Это все от любви. Все эти смерти и вся холодная вода. Монеты, перерезанное горло и цветы в волосах. Если перестать любить — кошмар закончится. Утопить каждую любовь — к родителям и Лему, любовь к кино, к мертвой сестре. К сумрачному кинопрокату в переулке, оплаченному аду. Утопить — и тогда все закончится. Нужно только стать свободной от любви.

Лем все-таки действительно любил ее. Иначе не пошел бы на это.

А может, это он ее ненавидел. Иначе зачем он смотрел, как умирает Вета, зачем полоскал в грязной воде окровавленные манжеты и часто запрокидывал голову, чтобы наполнить глаза низкими фиолетовыми облаками.

Мир снова потемнел, и Яне почти удалось не ликовать. Вот сейчас, сейчас все сложится как надо.

А теперь Лем исчез. Потому что за его спиной мелькнула тень.

Что ей за дело до теней, оставшихся в мире живых. Никакого дела ей не было, и не ликовать не получалось — равнодушие пришло так быстро, прежде смерти, и совсем не без боли.

Скорей бы стало слишком поздно.

Пришла вода, теплая и теперь безбрежная. Обняла за плечи, обняла разгоряченную голову, напоила мертвые цветы и распутала волосы. И текли, текли в теплую безбрежность все несказанные слова. Камнями тянули ко дну горячие, нерозданные монеты неотданных долгов и непрощенных грехов. Тянули, тянули — а потом выскальзывали и уходили на дно.

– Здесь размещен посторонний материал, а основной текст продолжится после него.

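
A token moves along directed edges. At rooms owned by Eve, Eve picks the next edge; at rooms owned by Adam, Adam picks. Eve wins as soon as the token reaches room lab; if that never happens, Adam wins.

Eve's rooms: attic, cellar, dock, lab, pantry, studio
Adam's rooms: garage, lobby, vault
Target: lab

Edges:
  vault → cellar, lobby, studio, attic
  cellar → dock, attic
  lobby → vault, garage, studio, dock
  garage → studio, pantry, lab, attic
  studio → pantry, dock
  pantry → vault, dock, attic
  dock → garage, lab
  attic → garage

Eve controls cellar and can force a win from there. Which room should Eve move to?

dock

A0 = {lab}
A1: add {dock} — dock (Eve) has dock→lab.
A2: add {cellar, pantry, studio} — cellar (Eve) has cellar→dock; studio (Eve) has studio→dock; pantry (Eve) has pantry→dock.
A3 = A2; e.g. vault (Adam) can still go to lobby. Fixed point.
From cellar, successor dock is in the attractor (rank 1); the other successor attic is not.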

Тонет монетка — и она больше не любит свои кассеты и все истории, которые они могут ей рассказать.

Тонет вторая — тонет вместе с ее сестрой, с больной, виноватой любовью и белым свадебным венком.

Короткие глотки воздуха все еще обжигали горло, но Яна больше их не хотела. Значит, скоро она наконец-то увидит предвечный свет.

Тонут монеты.

Она больше не любит мать. Она больше не любит Яра. Не любит Инну, Лену и Володю. Не любит мертвую Алису.

Чем меньше любви в ней остается, тем тяжелее становится тело, тем неохотнее она пытается зажимать разрез на горле и одновременно рваться к свету.